Sublethal Exposure to Common Benzalkonium Chloride Leads to Antimicrobial Tolerance and Antibiotic Cross-Resistance in Commensal and Opportunistic Bacterial Species

Abstract

The production and consumer use of disinfectants has substantially increased during the COVID-19 pandemic. Benzalkonium chloride (BAC) is a mixture of alkyl benzyl dimethyl ammonium chloride compounds and is the most common active ingredient in surface cleaning and disinfecting products. Accordingly, BAC compounds are routinely in contact with microorganisms in indoor environments, which may contribute to the development of antimicrobial tolerance and cross-resistance. To investigate the impact of BAC exposure on commensal and opportunistic bacteria of public health importance, we exposed Staphylococcus epidermidis, Corynebacterium xerosis, Staphylococcus aureus, Klebsiella pneumoniae, Escherichia coli, and Pseudomonas aeruginosa to a standard BAC mixture (BAC12–14), as well as purified BAC16. Minimum inhibitory concentrations (MICs) and antibiotic susceptibilities were determined before and after repeated exposure to sublethal BAC concentrations.
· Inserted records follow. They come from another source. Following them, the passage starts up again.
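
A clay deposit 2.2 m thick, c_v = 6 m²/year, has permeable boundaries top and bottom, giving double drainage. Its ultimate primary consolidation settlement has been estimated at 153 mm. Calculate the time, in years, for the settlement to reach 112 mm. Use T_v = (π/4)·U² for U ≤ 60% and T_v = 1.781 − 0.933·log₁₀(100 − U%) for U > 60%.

t ≈ 0.0905 years

Drainage path length: H_d = H/2 = 1.1 m (double drainage).
U = S(t)/S_ult = 112/153 = 0.732.
U > 60%: T_v = 1.781 − 0.933·log₁₀(100 − 73.203) = 0.44859.
t = T_v·H_d²/c_v = 0.44859×1.1²/6 = 0.09047 years.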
MICs for Gram-negative bacteria were significantly higher than Gram-positive bacteria. Additionally, BAC12–14 MICs were significantly higher for opportunistic pathogens and BAC-tolerance was associated with antibiotic cross-resistance. These results suggest that common Gram-negative opportunistic pathogens are less sensitive to BAC-inhibition than commensal species and may preferentially develop antimicrobial tolerance upon repeated or prolonged exposure to BAC12–14. Reevaluating the formulation and concentration of BAC-containing products in efforts to limit the development of antimicrobial tolerance and antibiotic co-resistance is warranted.